I couldn’t tell at first that the tan, four-legged, tailed creature wandering around the middle of the golf course in the distance was a cow. Dusk was dimming, it was too far away to photograph or see, and for a surreal, stupid moment, I thought a lion had escaped some local zoo in the flooding — I’d read about something along those lines recently in southeastern Europe. This flood wasn’t a hemisphere away; this was Springfield, Missouri, last Friday, in the aftermath of then-Tropical Depression Bill. I was up for Father’s Day weekend to see my dad, also named Bill, and the rest of the bunch. We took off to see the water as soon as I got there.
These first few are from Rivercut Golf Course, inundated by several extra feet of the James River after days of rain. The water broke a record more than a century old, and it attracted an audience. Onlookers drove and walked past here and other swollen rivers and lakes in the area all weekend. The cow ended up OK, if you’re wondering, but for the night it was stuck on an island of green.

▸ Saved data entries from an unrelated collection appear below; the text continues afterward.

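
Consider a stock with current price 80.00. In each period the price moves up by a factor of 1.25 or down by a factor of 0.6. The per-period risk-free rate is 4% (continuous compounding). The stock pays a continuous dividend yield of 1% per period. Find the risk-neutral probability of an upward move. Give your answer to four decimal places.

p = 0.6622

Per-period risk-free factor R = e^0.04 = 1.0408; dividend-adjusted growth = e^(0.04−0.01) = 1.0305.
Risk-neutral probability p = (1.0305 − 0.6)/(1.25 − 0.6) = 0.4305/0.6500 = 0.6622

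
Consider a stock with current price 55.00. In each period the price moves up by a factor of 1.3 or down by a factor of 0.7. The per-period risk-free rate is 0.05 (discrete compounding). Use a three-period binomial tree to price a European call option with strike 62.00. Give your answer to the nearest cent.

11.21

Risk-neutral probability p = (1 + 0.05 − 0.7)/(1.3 − 0.7) = 0.3500/0.6000 = 0.5833
Terminal stock prices: S_uuu = 120.8, S_uud = 65.06, S_udd = 35.03, S_ddd = 18.86
Terminal payoffs (S − K): max(58.84, 0) = 58.84, max(3.065, 0) = 3.065, max(-26.97, 0) = 0, max(-43.14, 0) = 0
Node uu (S = 92.95): V_uu = 1/1.05·[0.5833·58.8350 + 0.4167·3.0650] = 33.9024
Node ud (S = 50.05): V_ud = 1/1.05·[0.5833·3.0650 + 0.4167·0.0000] = 1.7028
Node dd (S = 26.95): V_dd = 1/1.05·[0.5833·0.0000 + 0.4167·0.0000] = 0.0000
Node u (S = 71.5): V_u = 1/1.05·[0.5833·33.9024 + 0.4167·1.7028] = 19.5104
Node d (S = 38.5): V_d = 1/1.05·[0.5833·1.7028 + 0.4167·0.0000] = 0.9460
Node 0 (S = 55): V_0 = 1/1.05·[0.5833·19.5104 + 0.4167·0.9460] = 11.2145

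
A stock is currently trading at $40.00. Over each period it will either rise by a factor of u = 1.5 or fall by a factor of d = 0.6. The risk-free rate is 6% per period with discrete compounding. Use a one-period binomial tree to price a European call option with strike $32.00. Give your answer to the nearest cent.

Risk-neutral probability p = (1 + 0.06 − 0.6)/(1.5 − 0.6) = 0.4600/0.9000 = 0.5111
Terminal stock prices: S_u = 60, S_d = 24
Terminal payoffs (S − K): max(28, 0) = 28, max(-8, 0) = 0
Node 0 (S = 40): V_0 = 1/1.06·[0.5111·28.0000 + 0.4889·0.0000] = 13.5010

$13.50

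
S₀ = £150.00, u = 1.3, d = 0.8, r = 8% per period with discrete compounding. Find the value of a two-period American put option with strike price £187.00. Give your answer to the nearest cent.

£37.00

Risk-neutral probability p = (1 + 0.08 − 0.8)/(1.3 − 0.8) = 0.2800/0.5000 = 0.5600
Terminal stock prices: S_uu = 253.5, S_ud = 156, S_dd = 96
Terminal payoffs (K − S): max(-66.5, 0) = 0, max(31, 0) = 31, max(91, 0) = 91
Node u (S = 195): continuation = 1/1.08·[0.5600·0.0000 + 0.4400·31.0000] = 12.6296; exercise value = 0.0000 ≤ continuation, so V_u = 12.6296
Node d (S = 120): continuation = 1/1.08·[0.5600·31.0000 + 0.4400·91.0000] = 53.1481; exercise value = 67.0000 > continuation, so V_d = 67.0000 (exercise)
Node 0 (S = 150): continuation = 1/1.08·[0.5600·12.6296 + 0.4400·67.0000] = 33.8450; exercise value = 37.0000 > continuation, so V_0 = 37.0000 (exercise)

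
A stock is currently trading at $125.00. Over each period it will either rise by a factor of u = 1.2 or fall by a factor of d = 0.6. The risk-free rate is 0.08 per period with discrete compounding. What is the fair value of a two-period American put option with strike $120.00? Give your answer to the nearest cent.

Risk-neutral probability p = (1 + 0.08 − 0.6)/(1.2 − 0.6) = 0.4800/0.6000 = 0.8000
Terminal stock prices: S_uu = 180, S_ud = 90, S_dd = 45
Terminal payoffs (K − S): max(-60, 0) = 0, max(30, 0) = 30, max(75, 0) = 75
Node u (S = 150): continuation = 1/1.08·[0.8000·0.0000 + 0.2000·30.0000] = 5.5556; exercise value = 0.0000 ≤ continuation, so V_u = 5.5556
Node d (S = 75): continuation = 1/1.08·[0.8000·30.0000 + 0.2000·75.0000] = 36.1111; exercise value = 45.0000 > continuation, so V_d = 45.0000 (exercise)
Node 0 (S = 125): continuation = 1/1.08·[0.8000·5.5556 + 0.2000·45.0000] = 12.4486; exercise value = 0.0000 ≤ continuation, so V_0 = 12.4486

$12.45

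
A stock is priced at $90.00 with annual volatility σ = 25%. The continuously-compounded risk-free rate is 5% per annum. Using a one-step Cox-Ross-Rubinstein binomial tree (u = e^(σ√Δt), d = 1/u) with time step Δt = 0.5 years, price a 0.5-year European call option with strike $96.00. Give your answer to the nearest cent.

$5.86

CRR parameters: u = e^(σ√Δt) = e^(0.25·√0.5) = 1.1934, d = 1/u = 0.8380
Per-period rate: rΔt = 0.05·0.5 = 0.025, so R = e^0.025 = 1.0253
Risk-neutral probability p = (e^0.025 − 0.8380)/(1.1934 − 0.8380) = 0.1873/0.3554 = 0.5272
Terminal stock prices: S_u = 107.4, S_d = 75.42
Terminal payoffs (S − K): max(11.4, 0) = 11.4, max(-20.58, 0) = 0
Node 0 (S = 90): V_0 = e^(−0.025)·[0.5272·11.4028 + 0.4728·0.0000] = 5.8626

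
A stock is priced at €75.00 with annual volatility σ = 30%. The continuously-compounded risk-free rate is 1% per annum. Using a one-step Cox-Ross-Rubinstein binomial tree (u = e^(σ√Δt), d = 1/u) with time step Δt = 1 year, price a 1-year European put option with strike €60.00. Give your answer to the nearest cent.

€2.45

CRR parameters: u = e^(σ√Δt) = e^(0.3·√1) = 1.3499, d = 1/u = 0.7408
Per-period rate: rΔt = 0.01·1 = 0.01, so R = e^0.01 = 1.0101
Risk-neutral probability p = (e^0.01 − 0.7408)/(1.3499 − 0.7408) = 0.2692/0.6090 = 0.4421
Terminal stock prices: S_u = 101.2, S_d = 55.56
Terminal payoffs (K − S): max(-41.24, 0) = 0, max(4.439, 0) = 4.439
Node 0 (S = 75): V_0 = e^(−0.01)·[0.4421·0.0000 + 0.5579·4.4386] = 2.4519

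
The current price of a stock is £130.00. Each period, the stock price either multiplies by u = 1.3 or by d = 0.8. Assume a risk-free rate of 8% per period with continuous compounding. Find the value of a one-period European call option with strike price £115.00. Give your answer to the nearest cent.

£28.24

Risk-neutral probability p = (e^0.08 − 0.8)/(1.3 − 0.8) = 0.2833/0.5000 = 0.5666
Terminal stock prices: S_u = 169, S_d = 104
Terminal payoffs (S − K): max(54, 0) = 54, max(-11, 0) = 0
Node 0 (S = 130): V_0 = e^(−0.08)·[0.5666·54.0000 + 0.4334·0.0000] = 28.2427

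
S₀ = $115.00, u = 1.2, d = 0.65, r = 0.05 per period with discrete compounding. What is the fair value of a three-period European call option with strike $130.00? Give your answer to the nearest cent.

$22.84

Risk-neutral probability p = (1 + 0.05 − 0.65)/(1.2 − 0.65) = 0.4000/0.5500 = 0.7273
Terminal stock prices: S_uuu = 198.7, S_uud = 107.6, S_udd = 58.31, S_ddd = 31.58
Terminal payoffs (S − K): max(68.72, 0) = 68.72, max(-22.36, 0) = 0, max(-71.69, 0) = 0, max(-98.42, 0) = 0
Node uu (S = 165.6): V_uu = 1/1.05·[0.7273·68.7200 + 0.2727·0.0000] = 47.5983
Node ud (S = 89.7): V_ud = 1/1.05·[0.7273·0.0000 + 0.2727·0.0000] = 0.0000
Node dd (S = 48.59): V_dd = 1/1.05·[0.7273·0.0000 + 0.2727·0.0000] = 0.0000
Node u (S = 138): V_u = 1/1.05·[0.7273·47.5983 + 0.2727·0.0000] = 32.9685
Node d (S = 74.75): V_d = 1/1.05·[0.7273·0.0000 + 0.2727·0.0000] = 0.0000
Node 0 (S = 115): V_0 = 1/1.05·[0.7273·32.9685 + 0.2727·0.0000] = 22.8353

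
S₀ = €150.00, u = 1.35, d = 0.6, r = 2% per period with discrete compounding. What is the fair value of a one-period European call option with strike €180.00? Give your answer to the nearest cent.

Risk-neutral probability p = (1 + 0.02 − 0.6)/(1.35 − 0.6) = 0.4200/0.7500 = 0.5600
Terminal stock prices: S_u = 202.5, S_d = 90
Terminal payoffs (S − K): max(22.5, 0) = 22.5, max(-90, 0) = 0
Node 0 (S = 150): V_0 = 1/1.02·[0.5600·22.5000 + 0.4400·0.0000] = 12.3529

€12.35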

We drove around past sunset, and from the car I also caught an abstract little scribble of the crescent moon and a fainter Venus above it in the sky.
The rest of these photos have to do with water, too — little demonstrations for myself of how beautiful and powerful it can be. Egyptians have had the right idea, I think, accepting and celebrating their main river’s periodic flooding. We’ve spent a lot of time and effort trying to control our rivers and building golf courses next to them; every now and then they remind us how they once were.
My obsession with fungi is getting a little out of hand, but how can I resist these delicate, translucent beauties?
The same James River that was running over the golf course goes down to Table Rock Lake; the river picked up a little more steam on the way down.
It was a good Father’s Day weekend up there; I hope you can say the same where you are. And happy summer!